Atas putusan itu, terdakwa setelah berunding beberapa saat dengan penasehat hukumnya, Kapten CHK Silain SH, menyatakan banding. Putusan terhadap Khemyn itu lebih tinggi dibanding tuntutan Oditur Militer Mayor CHK Yusuf Raharjo SH yang menuntut hukuman setahun penjara. Majelis hakim menyatakan, hal yang memberatkan terdakwa ialah, pada saat peristiwa terjadi, korban dalam kondisi tidak berdaya.

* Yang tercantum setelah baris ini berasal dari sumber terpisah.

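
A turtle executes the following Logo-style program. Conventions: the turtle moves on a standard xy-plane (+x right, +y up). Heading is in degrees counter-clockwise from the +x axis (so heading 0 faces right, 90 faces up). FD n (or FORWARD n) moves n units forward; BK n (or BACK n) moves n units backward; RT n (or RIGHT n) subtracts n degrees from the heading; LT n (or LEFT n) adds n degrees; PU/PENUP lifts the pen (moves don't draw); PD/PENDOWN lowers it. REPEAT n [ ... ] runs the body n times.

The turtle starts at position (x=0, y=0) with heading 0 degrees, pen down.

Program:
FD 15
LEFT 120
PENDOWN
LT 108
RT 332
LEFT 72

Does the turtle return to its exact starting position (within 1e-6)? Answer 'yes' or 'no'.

Executing turtle program step by step:
Start: pos=(0,0), heading=0, pen down
FD 15: (0,0) -> (15,0) [heading=0, draw]
LT 120: heading 0 -> 120
PD: pen down
LT 108: heading 120 -> 228
RT 332: heading 228 -> 256
LT 72: heading 256 -> 328
Final: pos=(15,0), heading=328, 1 segment(s) drawn

Start position: (0, 0)
Final position: (15, 0)
Distance = 15; >= 1e-6 -> NOT closed

Answer: no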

Dijelaskan majelis hakim, dari visum yang ada, hymennya menunjukkan arah sekitar pukul 21.00, yang itu mengindikasikan peristiwa persetubuhan pada 5 Agustus 2009 itu terjadi dengan unsur paksaan.
Kondisi korban yang tunarungu dan tunawicara, gampang minder, mudah disuruh-suruh, menjadikan korban yang merasa sakit dan takut itu diam saja, kendati di bawah tekanan.
Korban sejak kecil memang biasa main di rumah terdakwa. Terlebih antara terdakwa dan orang tua korban punya kerja sama pembuatan batu bata. Sehingga korban sudah biasa dolan di rumah Khemyn. Pada 5 Agustus 2009, yang kebetulan sepi, korban diperkosa, di rumah terdakwa.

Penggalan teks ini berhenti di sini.